Anti-fracking environmental groups including some involved in Colorado protests are getting millions in funding from a Bermuda firm with ties to – wait for it – Russian “oil interests and offshore money laundering schemes involving members of President Vladimir Putin’s inner circle.”

That’s according to a remarkable piece of investigative journalism by Lachlan Markay with the Washington Free Beacon.

Markay’s exhaustive report details how the money scheme has funneled funding in recent years to Fractivist groups like Food and Water Watch, Sierra Club, Natural Resources Defense Fund, League of Conservation Voters and the Center for American Progress.

With oil prices plunging as a result of a fracking-induced oil glut in the United States, experts say the links between Russian oil interests, secretive foreign political donors, and high-profile American environmentalists suggest Russia may be backing anti-fracking efforts in the United States.

The report goes on to describe key officials inside the shadowy Bermudan company:

One of those executives, Nicholas Hoskins, is a director at a hedge fund management firm that has invested heavily in Russian oil and gas. He is also senior counsel at the Bermudan law firm Wakefield Quin and the vice president of a London-based investment firm whose president until recently chaired the board of the state-owned Russian oil company Rosneft.

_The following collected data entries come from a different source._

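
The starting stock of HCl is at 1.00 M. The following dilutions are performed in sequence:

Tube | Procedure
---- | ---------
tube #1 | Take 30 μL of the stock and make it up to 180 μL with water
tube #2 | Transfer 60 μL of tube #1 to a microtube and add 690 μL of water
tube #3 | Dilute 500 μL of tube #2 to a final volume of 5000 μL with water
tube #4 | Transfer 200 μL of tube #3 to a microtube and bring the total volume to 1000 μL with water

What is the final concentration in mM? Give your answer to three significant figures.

Step 1: 30 μL brought to 180 μL → factor 180/30 = 6
Step 2: 60 μL + 690 μL = 750 μL total → factor 750/60 = 12.5
Step 3: 500 μL brought to 5000 μL → factor 5000/500 = 10
Step 4: 200 μL brought to 1000 μL → factor 1000/200 = 5
Overall dilution factor = 6 × 12.5 × 10 × 5 = 3750
Final = 1.00 M / 3750 = 0.0002667 M = 0.267 mM

0.267 mM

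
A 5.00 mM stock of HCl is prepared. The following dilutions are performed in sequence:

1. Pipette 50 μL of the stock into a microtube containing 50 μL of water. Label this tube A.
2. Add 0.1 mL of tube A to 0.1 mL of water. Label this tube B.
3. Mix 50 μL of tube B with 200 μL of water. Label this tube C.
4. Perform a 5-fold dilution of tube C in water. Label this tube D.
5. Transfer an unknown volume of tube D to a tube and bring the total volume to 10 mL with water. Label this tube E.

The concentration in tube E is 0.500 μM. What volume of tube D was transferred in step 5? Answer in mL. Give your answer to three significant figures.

0.100 mL

Step 1: 50 μL + 50 μL = 100 μL total → factor 100/50 = 2
Step 2: 0.1 mL + 0.1 mL = 0.2 mL total → factor 0.2/0.1 = 2
Step 3: 50 μL + 200 μL = 250 μL total → factor 250/50 = 5
Step 4: 5-fold → factor 5
Step 5: v brought to 10 mL → factor = 10 mL/v
Product of known-step factors = 100
Overall factor = 5.00 mM / (0.500 μM) = 10000
Step-5 factor = 10000 / 100 = 100
v = 10 mL / 100 = 0.100 mL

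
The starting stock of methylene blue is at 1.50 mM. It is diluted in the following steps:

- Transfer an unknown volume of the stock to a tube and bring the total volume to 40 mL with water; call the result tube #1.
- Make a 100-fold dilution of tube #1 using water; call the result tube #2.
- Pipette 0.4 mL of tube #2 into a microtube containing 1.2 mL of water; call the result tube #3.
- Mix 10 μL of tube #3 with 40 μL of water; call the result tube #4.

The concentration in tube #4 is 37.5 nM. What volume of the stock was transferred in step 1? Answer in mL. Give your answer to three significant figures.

Step 1: v brought to 40 mL → factor = 40 mL/v
Step 2: 100-fold → factor 100
Step 3: 0.4 mL + 1.2 mL = 1.6 mL total → factor 1.6/0.4 = 4
Step 4: 10 μL + 40 μL = 50 μL total → factor 50/10 = 5
Product of known-step factors = 2000
Overall factor = 1.50 mM / (37.5 nM) = 40000
Step-1 factor = 40000 / 2000 = 20
v = 40 mL / 20 = 2.00 mL

2.00 mL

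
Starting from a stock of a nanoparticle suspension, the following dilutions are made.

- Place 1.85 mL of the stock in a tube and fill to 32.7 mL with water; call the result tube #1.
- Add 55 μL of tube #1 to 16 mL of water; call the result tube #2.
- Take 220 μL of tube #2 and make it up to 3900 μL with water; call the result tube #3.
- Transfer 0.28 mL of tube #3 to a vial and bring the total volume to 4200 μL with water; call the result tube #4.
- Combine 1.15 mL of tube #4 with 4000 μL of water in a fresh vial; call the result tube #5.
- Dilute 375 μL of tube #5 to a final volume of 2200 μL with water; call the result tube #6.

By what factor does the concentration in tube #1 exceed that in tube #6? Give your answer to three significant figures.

2.04 × 10^6

Step 1: 1.85 mL brought to 32.7 mL → factor 32.7/1.85 = 17.676
Step 2: 55 μL + 16 mL = 16055 μL total → factor 16055/55 = 291.91
Step 3: 220 μL brought to 3900 μL → factor 3900/220 = 17.727
Step 4: 0.28 mL brought to 4200 μL → factor 4.2/0.28 = 15
Step 5: 1.15 mL + 4000 μL = 5.15 mL total → factor 5.15/1.15 = 4.4783
Step 6: 375 μL brought to 2200 μL → factor 2200/375 = 5.8667
Dilution factor to tube #1 = 17.676; to tube #6 = 3.6046 × 10^7
[tube #1]/[tube #6] = (factor to tube #6)/(factor to tube #1) = 3.6046 × 10^7/17.676 = 2.04 × 10^6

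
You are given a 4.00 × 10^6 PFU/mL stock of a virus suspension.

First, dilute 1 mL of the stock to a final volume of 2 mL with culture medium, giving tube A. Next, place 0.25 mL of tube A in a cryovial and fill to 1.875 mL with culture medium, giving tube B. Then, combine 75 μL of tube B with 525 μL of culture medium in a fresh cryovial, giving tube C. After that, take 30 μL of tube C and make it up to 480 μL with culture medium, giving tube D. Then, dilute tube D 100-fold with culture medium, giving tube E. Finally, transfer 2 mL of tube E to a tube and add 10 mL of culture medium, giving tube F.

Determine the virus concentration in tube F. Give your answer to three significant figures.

3.47 PFU/mL

Step 1: 1 mL brought to 2 mL → factor 2/1 = 2
Step 2: 0.25 mL brought to 1.875 mL → factor 1.875/0.25 = 7.5
Step 3: 75 μL + 525 μL = 600 μL total → factor 600/75 = 8
Step 4: 30 μL brought to 480 μL → factor 480/30 = 16
Step 5: 100-fold → factor 100
Step 6: 2 mL + 10 mL = 12 mL total → factor 12/2 = 6
Overall dilution factor = 2 × 7.5 × 8 × 16 × 100 × 6 = 1.152 × 10^6
Final = 4.00 × 10^6 PFU/mL / 1.152 × 10^6 = 3.47 PFU/mL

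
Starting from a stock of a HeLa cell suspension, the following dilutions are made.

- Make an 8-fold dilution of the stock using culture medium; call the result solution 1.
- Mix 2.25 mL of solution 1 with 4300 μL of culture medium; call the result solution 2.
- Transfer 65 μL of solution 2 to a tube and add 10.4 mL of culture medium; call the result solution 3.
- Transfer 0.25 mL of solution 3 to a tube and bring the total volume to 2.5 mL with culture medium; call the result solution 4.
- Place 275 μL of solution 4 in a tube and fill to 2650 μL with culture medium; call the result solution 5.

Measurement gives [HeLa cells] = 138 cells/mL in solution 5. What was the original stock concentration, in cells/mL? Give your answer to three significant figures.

4.99 × 10^7 cells/mL

Step 1: 8-fold → factor 8
Step 2: 2.25 mL + 4300 μL = 6.55 mL total → factor 6.55/2.25 = 2.9111
Step 3: 65 μL + 10.4 mL = 10465 μL total → factor 10465/65 = 161
Step 4: 0.25 mL brought to 2.5 mL → factor 2.5/0.25 = 10
Step 5: 275 μL brought to 2650 μL → factor 2650/275 = 9.6364
Overall dilution factor = 8 × 2.9111 × 161 × 10 × 9.6364 = 3.6132 × 10^5
Stock = 138 cells/mL × 3.6132 × 10^5 = 4.99 × 10^7 cells/mL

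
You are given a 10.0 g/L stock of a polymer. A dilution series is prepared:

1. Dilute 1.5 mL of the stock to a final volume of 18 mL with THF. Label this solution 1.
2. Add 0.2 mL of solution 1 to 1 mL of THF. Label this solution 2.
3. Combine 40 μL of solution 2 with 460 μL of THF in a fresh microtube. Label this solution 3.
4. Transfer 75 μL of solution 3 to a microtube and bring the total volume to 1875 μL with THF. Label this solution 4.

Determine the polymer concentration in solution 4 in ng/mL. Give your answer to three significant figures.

Step 1: 1.5 mL brought to 18 mL → factor 18/1.5 = 12
Step 2: 0.2 mL + 1 mL = 1.2 mL total → factor 1.2/0.2 = 6
Step 3: 40 μL + 460 μL = 500 μL total → factor 500/40 = 12.5
Step 4: 75 μL brought to 1875 μL → factor 1875/75 = 25
Overall dilution factor = 12 × 6 × 12.5 × 25 = 22500
Final = 10.0 g/L / 22500 = 0.0004444 g/L = 444 ng/mL

444 ng/mL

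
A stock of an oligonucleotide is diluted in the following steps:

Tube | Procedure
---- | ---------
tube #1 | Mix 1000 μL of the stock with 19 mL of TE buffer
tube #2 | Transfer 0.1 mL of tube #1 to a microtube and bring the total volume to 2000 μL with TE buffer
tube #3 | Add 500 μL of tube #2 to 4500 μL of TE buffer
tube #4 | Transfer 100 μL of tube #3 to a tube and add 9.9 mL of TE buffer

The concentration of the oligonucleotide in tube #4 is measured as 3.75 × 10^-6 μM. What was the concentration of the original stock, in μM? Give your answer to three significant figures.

Step 1: 1000 μL + 19 mL = 20000 μL total → factor 20000/1000 = 20
Step 2: 0.1 mL brought to 2000 μL → factor 2/0.1 = 20
Step 3: 500 μL + 4500 μL = 5000 μL total → factor 5000/500 = 10
Step 4: 100 μL + 9.9 mL = 10000 μL total → factor 10000/100 = 100
Overall dilution factor = 20 × 20 × 10 × 100 = 4 × 10^5
Stock = 3.75 × 10^-6 μM × 4 × 10^5 = 1.50 μM

1.50 μM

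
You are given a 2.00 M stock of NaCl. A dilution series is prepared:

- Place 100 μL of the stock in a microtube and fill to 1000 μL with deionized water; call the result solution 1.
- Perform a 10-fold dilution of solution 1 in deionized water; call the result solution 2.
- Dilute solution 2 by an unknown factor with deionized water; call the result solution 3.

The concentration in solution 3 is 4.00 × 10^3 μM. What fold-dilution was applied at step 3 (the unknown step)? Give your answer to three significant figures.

5.00-fold

Step 1: 100 μL brought to 1000 μL → factor 1000/100 = 10
Step 2: 10-fold → factor 10
Step 3: unknown factor x
Product of known-step factors = 100
Overall factor = 2.00 M / (4.00 × 10^3 μM) = 500
x = 500 / 100 = 5.00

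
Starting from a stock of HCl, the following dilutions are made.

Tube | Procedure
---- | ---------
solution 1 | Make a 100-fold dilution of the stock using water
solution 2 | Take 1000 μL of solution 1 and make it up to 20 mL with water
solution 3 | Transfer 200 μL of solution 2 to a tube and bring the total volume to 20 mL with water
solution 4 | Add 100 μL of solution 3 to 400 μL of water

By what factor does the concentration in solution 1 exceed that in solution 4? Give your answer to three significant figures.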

In addition to those roles, Hoskins is a director at a company called Klein Ltd. No one knows where that firm’s money comes from. Its only publicly documented activities have been transfers of $23 million to U.S. environmentalist groups that push policies that would hamstring surging American oil and gas production, which has hurt Russia’s energy-reliant economy.

The news report was sent to us by an alert reader, who made the obvious connection to anti-fracking activities in Colorado by out-of-country state environmentalists, like Food and Water Watch.

Most recently, we saw Weld County Jefferson High students, who were supposed to be on a learning field trip, protesting at the recent oil and gas task force meeting while holding anti-fracking signs.

This message brought to you by Mother Russia.

This message brought to you by Mother Russia.

Note the wording along the bottom of the signs that shows the glaring link to Food and Water Watch.

We also told you last year that Food and Water Watch was heavily involved in so-called local initiatives to ban fracking, describing them as a “national wolf among the local-coalition sheep.”

Turns out the wolves were of the international variety, loyal only to the oil produced by Mother Russia.

Proletarii vsex stran, soedinyajtes’!

Remember the failed attempt to ban fracking in Loveland? And the so-called citizens’ anti-fracking initiatives in Boulder, Broomfield and Fort Collins? Food and Water Watch along with the Sierra Club were among those pouring in shady resources.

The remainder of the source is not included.